According to Cointelegraph, a team of researchers from artificial intelligence (AI) firm AutoGPT, Northeastern University, and Microsoft Research have developed a tool that monitors large language models (LLMs) for potentially harmful outputs and prevents them from executing. The agent is described in a preprint research paper titled “Testing Language Model Agents Safely in the Wild.” The research states that the agent is flexible enough to monitor existing LLMs and can stop harmful outputs such as code attacks before they happen.
Existing tools for monitoring LLM outputs for harmful interactions seemingly work well in laboratory settings, but when applied to testing models already in production on the open internet, they often fall short of capturing the dynamic intricacies of the real world. This is largely due to the existence of edge cases and the impossibility of researchers imagining every possible harm vector before it happens in the field of AI. Even when humans interacting with AI have the best intentions, unexpected harm can arise from seemingly innocuous prompts.

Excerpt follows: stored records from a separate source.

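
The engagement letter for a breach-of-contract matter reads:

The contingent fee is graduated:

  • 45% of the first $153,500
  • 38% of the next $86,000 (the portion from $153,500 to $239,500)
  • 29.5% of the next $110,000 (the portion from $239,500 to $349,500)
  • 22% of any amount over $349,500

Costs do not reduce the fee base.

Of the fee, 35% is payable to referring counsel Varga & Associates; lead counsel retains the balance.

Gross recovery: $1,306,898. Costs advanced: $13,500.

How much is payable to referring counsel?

Fee base is the gross recovery, $1,306,898; costs are reimbursed separately.
First $153,500 at 45% = $69,075.00
Next $86,000 at 38% = $32,680.00
Next $110,000 at 29.5% = $32,450.00
Remaining $957,398 at 22% = $210,627.56
Fee: $69,075.00 + $32,680.00 + $32,450.00 + $210,627.56 = $344,832.56
Referral share: 35% of $344,832.56 = $120,691.40; lead counsel retains $344,832.56 − $120,691.40 = $224,141.16.

$120,691.40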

To train the monitoring agent, the researchers built a dataset of nearly 2,000 safe human/AI interactions across 29 different tasks ranging from simple text-retrieval tasks and coding corrections to developing entire webpages from scratch. They also created a competing testing dataset filled with manually-created adversarial outputs, including dozens designed to be unsafe. The datasets were then used to train an agent on OpenAI’s GPT 3.5 turbo, a state-of-the-art system, capable of distinguishing between innocuous and potentially harmful outputs with an accuracy factor of nearly 90%.